Center for Environmental and Geographic Information Services (CEGIS)
- Formation: 2002
- Headquarters: Dhaka, Bangladesh
- Region served: Bangladesh
- Official language: Bengali
- Website: cegisbd.com
- Formerly called: Irrigation Support Project for Asia and the Near East (ISPAN) 1991–1995 Environmental and GIS Support Project for Water Sector Planning (EGIS) 1995–2002

= Centre for Environmental and Geographic Information Services =

Government Agency of Bangladesh

The Center for Environmental and Geographic Information Services is a government research center that is responsible for water system development and water capacity development and is located in Dhaka, Bangladesh.

==History==
The Centre for Environmental and Geographic Information Services was established on 16 May 2002 as a public trust. Following the flooding in 1987 and 1988 the government of Bangladesh felt the need for a detailed plan to prevent flooding and body to implement it.

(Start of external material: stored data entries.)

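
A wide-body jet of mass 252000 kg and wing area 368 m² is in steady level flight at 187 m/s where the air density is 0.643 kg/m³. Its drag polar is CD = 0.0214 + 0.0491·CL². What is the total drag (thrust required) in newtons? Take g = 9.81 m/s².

In steady level flight, lift balances weight: W = mg = 252000 × 9.81 = 2.4721×10^6 N.
Dynamic pressure q = 0.5 × 0.643 × 187² = 11240 Pa.
Required CL = L/(qS) = 2.4721×10^6/(11240·368) = 0.5975.
CD = 0.0214 + 0.0491 × 0.5975² = 0.03893.
D = q·S·CD = 11240 × 368 × 0.03893 = 1.611×10^5 N

D = 1.61×10^5 N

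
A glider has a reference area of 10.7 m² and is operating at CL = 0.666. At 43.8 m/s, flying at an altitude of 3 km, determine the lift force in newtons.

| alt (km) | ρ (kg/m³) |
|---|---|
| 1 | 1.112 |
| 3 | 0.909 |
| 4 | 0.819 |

L = 6210 N

At 3 km, from the table: ρ = 0.909 kg/m³.
Dynamic pressure q = ½ρv² = ½ × 0.909 × 43.8² = 871.9 Pa.
L = q·S·CL = 871.9 × 10.7 × 0.666 = 6210 N ≈ 6.21 kN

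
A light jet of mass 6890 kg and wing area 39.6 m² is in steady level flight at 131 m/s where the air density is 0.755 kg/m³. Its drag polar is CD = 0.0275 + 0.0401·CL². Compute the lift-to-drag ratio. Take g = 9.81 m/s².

In steady level flight, lift balances weight: W = mg = 6890 × 9.81 = 67591 N.
q = ½ρv² = ½ × 0.755 × 131² = 6478 Pa.
CL = 2W/(ρv²S) = 2×67591/(0.755×131²×39.6) = 0.2635.
CD = 0.0275 + 0.0401 × 0.2635² = 0.03028.
L/D = CL/CD = 0.2635 / 0.03028 = 8.7

L/D = 8.7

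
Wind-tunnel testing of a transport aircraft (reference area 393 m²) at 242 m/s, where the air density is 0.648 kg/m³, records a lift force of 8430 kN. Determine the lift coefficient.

CL = 1.13

From L = ½ρv²S·CL, rearranging gives CL = 2L/(ρv²S).
CL = 2 × 8.43×10^6 / (0.648 × 242² × 393) = 1.13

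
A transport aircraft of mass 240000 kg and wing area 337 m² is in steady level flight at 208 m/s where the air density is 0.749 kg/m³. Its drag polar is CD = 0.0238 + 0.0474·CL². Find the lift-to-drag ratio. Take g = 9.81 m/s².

L/D = 13.2

In steady level flight, lift balances weight: W = mg = 240000 × 9.81 = 2.3544×10^6 N.
q = ½ρv² = ½ × 0.749 × 208² = 16200 Pa.
CL = 2W/(ρv²S) = 2×2.3544×10^6/(0.749×208²×337) = 0.4312.
CD = 0.0238 + 0.0474 × 0.4312² = 0.03261.
L/D = CL/CD = 0.4312 / 0.03261 = 13.2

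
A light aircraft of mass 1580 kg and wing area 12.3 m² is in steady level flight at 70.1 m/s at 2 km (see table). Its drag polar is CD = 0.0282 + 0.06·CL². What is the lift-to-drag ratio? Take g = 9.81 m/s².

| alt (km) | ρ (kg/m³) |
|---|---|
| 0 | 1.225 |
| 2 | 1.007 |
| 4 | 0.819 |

At 2 km, from the table: ρ = 1.007 kg/m³.
Level flight ⇒ L = W = m·g = 1580 × 9.81 = 15500 N.
q = ½ρv² = ½ × 1.007 × 70.1² = 2474 Pa.
Required CL = L/(qS) = 15500/(2474·12.3) = 0.5093.
CD = 0.0282 + 0.06 × 0.5093² = 0.04376.
L/D = CL/CD = 0.5093 / 0.04376 = 11.6

L/D = 11.6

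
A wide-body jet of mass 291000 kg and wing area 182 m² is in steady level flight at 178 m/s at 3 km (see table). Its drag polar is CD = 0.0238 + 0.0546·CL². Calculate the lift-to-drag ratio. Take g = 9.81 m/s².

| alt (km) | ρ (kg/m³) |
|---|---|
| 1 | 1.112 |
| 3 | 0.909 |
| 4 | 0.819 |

L/D = 12.3

At 3 km, from the table: ρ = 0.909 kg/m³.
In steady level flight, lift balances weight: W = mg = 291000 × 9.81 = 2.8547×10^6 N.
q = ½ρv² = ½ × 0.909 × 178² = 14400 Pa.
CL = W/(q·S) = 2.8547×10^6 / (14400 × 182) = 1.089.
CD = 0.0238 + 0.0546 × 1.089² = 0.08858.
L/D = CL/CD = 1.089 / 0.08858 = 12.3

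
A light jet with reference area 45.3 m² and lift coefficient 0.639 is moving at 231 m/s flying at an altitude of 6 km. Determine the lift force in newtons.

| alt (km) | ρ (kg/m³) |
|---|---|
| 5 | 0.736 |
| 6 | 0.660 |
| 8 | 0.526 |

L = 5.1×10^5 N

At 6 km, from the table: ρ = 0.660 kg/m³.
Dynamic pressure q = ½ρv² = ½ × 0.66 × 231² = 17610 Pa.
L = q·S·CL = 17610 × 45.3 × 0.639 = 5.1×10^5 N ≈ 510 kN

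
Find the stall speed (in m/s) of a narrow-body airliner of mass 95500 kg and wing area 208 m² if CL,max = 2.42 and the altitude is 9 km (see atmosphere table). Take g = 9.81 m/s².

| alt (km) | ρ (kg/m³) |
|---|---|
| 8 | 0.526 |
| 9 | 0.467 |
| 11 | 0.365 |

At 9 km, from the table: ρ = 0.467 kg/m³.
Weight W = mg = 95500 × 9.81 = 9.369×10^5 N.
From L = ½ρV²S·CL,max = W: V_stall = √(2W/(ρSCL,max)) = √(2·9.369×10^5/(0.467·208·2.42))
V_stall = √7971 = 89.3 m/s

V_stall = 89.3 m/s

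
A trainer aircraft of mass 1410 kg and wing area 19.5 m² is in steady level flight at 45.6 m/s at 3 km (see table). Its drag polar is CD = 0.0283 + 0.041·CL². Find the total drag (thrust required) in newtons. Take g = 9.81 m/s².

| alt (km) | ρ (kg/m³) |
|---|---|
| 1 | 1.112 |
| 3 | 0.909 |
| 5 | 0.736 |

At 3 km, from the table: ρ = 0.909 kg/m³.
Level flight ⇒ L = W = m·g = 1410 × 9.81 = 13832 N.
q = ½ρv² = ½ × 0.909 × 45.6² = 945.1 Pa.
Required CL = L/(qS) = 13832/(945.1·19.5) = 0.7506.
CD = 0.0283 + 0.041 × 0.7506² = 0.0514.
D = q·S·CD = 945.1 × 19.5 × 0.0514 = 947.2 N

D = 947 N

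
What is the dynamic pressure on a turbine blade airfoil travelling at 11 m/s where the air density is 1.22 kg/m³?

q = 73.8 Pa

q = ½ρv² = ½ × 1.22 × 11² = 73.8 Pa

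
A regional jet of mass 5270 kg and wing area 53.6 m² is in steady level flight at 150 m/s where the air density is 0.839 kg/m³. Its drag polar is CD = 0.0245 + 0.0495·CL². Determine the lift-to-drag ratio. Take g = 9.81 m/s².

Weight W = mg = 5270 × 9.81 = 51699 N; in level flight L = W.
q = ½ρv² = ½ × 0.839 × 150² = 9439 Pa.
CL = W/(q·S) = 51699 / (9439 × 53.6) = 0.1022.
CD = 0.0245 + 0.0495 × 0.1022² = 0.02502.
L/D = CL/CD = 0.1022 / 0.02502 = 4.08

L/D = 4.08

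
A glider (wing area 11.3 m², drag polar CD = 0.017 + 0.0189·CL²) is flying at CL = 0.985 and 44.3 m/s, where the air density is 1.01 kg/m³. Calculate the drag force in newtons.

D = 396 N

CD = 0.017 + 0.0189 × 0.985² = 0.03534
D = ½ρv²S·CD = ½ × 1.01 × 44.3² × 11.3 × 0.03534 = 396 N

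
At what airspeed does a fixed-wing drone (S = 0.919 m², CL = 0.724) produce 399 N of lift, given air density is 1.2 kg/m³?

L = ½ρv²S·CL ⇒ v = √(2L/(ρ·S·CL))
v = √(2 × 399 / (1.2 × 0.919 × 0.724)) = √999.5 = 31.6 m/s

v = 31.6 m/s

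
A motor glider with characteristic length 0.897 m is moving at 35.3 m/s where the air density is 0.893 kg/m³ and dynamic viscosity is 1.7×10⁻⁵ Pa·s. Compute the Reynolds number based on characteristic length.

Re = 1.66×10^6

Re = ρ·v·c/μ = 0.893 × 35.3 × 0.897 / (1.7×10⁻⁵) = 1.66×10^6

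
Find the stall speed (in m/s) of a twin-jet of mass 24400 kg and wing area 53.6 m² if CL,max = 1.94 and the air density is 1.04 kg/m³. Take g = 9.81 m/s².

Stall occurs when L = W at CL,max. W = mg = 24400 × 9.81 = 2.394×10^5 N.
From L = ½ρV²S·CL,max = W: V_stall = √(2W/(ρSCL,max)) = √(2·2.394×10^5/(1.04·53.6·1.94))
V_stall = √4427 = 66.5 m/s

V_stall = 66.5 m/s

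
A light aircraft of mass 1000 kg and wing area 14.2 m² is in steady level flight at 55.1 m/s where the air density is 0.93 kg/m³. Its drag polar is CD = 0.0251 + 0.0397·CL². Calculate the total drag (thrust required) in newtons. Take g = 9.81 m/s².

In steady level flight, lift balances weight: W = mg = 1000 × 9.81 = 9810 N.
Dynamic pressure q = 0.5 × 0.93 × 55.1² = 1412 Pa.
CL = 2W/(ρv²S) = 2×9810/(0.93×55.1²×14.2) = 0.4894.
CD = 0.0251 + 0.0397 × 0.4894² = 0.03461.
D = q·S·CD = 1412 × 14.2 × 0.03461 = 693.8 N

D = 694 N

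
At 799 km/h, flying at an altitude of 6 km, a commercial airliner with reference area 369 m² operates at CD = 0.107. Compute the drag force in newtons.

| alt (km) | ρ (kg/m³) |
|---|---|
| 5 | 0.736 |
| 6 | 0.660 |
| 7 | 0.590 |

At 6 km, from the table: ρ = 0.660 kg/m³.
Convert speed: v = 799 km/h ÷ 3.6 = 221.9 m/s.
Dynamic pressure q = ½ρv² = ½ × 0.66 × 221.9² = 16260 Pa.
D = q·S·CD = 16260 × 369 × 0.107 = 6.42×10^5 N ≈ 642 kN

D = 6.42×10^5 N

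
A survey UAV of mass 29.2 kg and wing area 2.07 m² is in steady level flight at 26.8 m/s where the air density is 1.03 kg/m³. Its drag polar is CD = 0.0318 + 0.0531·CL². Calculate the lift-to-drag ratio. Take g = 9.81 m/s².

L/D = 9.54

Level flight ⇒ L = W = m·g = 29.2 × 9.81 = 286.45 N.
Dynamic pressure q = 0.5 × 1.03 × 26.8² = 369.9 Pa.
Required CL = L/(qS) = 286.45/(369.9·2.07) = 0.3741.
CD = 0.0318 + 0.0531 × 0.3741² = 0.03923.
L/D = CL/CD = 0.3741 / 0.03923 = 9.54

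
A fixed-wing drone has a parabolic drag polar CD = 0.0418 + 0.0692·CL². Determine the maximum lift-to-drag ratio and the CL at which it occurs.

(L/D)max = 9.3, at CL = 0.777

For CD = CD0 + K·CL², (L/D)max occurs at CL* = √(CD0/K) and equals 1/(2√(K·CD0)).
(L/D)max = 1/(2√(0.0692 × 0.0418)) = 1/(2 × 0.05378) = 9.3
CL* = √(0.0418/0.0692) = 0.777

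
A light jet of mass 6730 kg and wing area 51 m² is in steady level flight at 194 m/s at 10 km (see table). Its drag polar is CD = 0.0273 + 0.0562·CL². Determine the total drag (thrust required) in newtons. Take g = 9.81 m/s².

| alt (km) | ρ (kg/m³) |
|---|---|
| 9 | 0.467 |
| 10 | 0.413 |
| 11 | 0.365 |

At 10 km, from the table: ρ = 0.413 kg/m³.
Level flight ⇒ L = W = m·g = 6730 × 9.81 = 66021 N.
q = ½ρv² = ½ × 0.413 × 194² = 7772 Pa.
CL = W/(q·S) = 66021 / (7772 × 51) = 0.1666.
CD = 0.0273 + 0.0562 × 0.1666² = 0.02886.
D = q·S·CD = 7772 × 51 × 0.02886 = 11440 N

D = 11400 N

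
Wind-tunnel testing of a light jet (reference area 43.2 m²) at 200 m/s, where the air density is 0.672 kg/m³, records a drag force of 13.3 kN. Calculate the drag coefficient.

CD = 0.0229

From D = ½ρv²S·CD, rearranging gives CD = 2D/(ρv²S).
CD = 2 × 13300 / (0.672 × 200² × 43.2) = 0.0229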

Based on the Flood Action Plan, the government launched Environmental and Geographic Information System Support Project for Water Sector Planning (EGIS) in 1996 and EGIS-2 in 1997 which ended in 2002, both supported by the Government of Bangladesh and Government of the Netherlands. The government continued the policies of EGIS with the establishment of Centre for Environmental and Geographic Information Services. The center is under the Ministry of Water Resources. It developed Community-based Flood Information System which warned people in coastal areas through SMS. It is part of the Australian funded Bangladesh integrated water resources assessment project since 2011.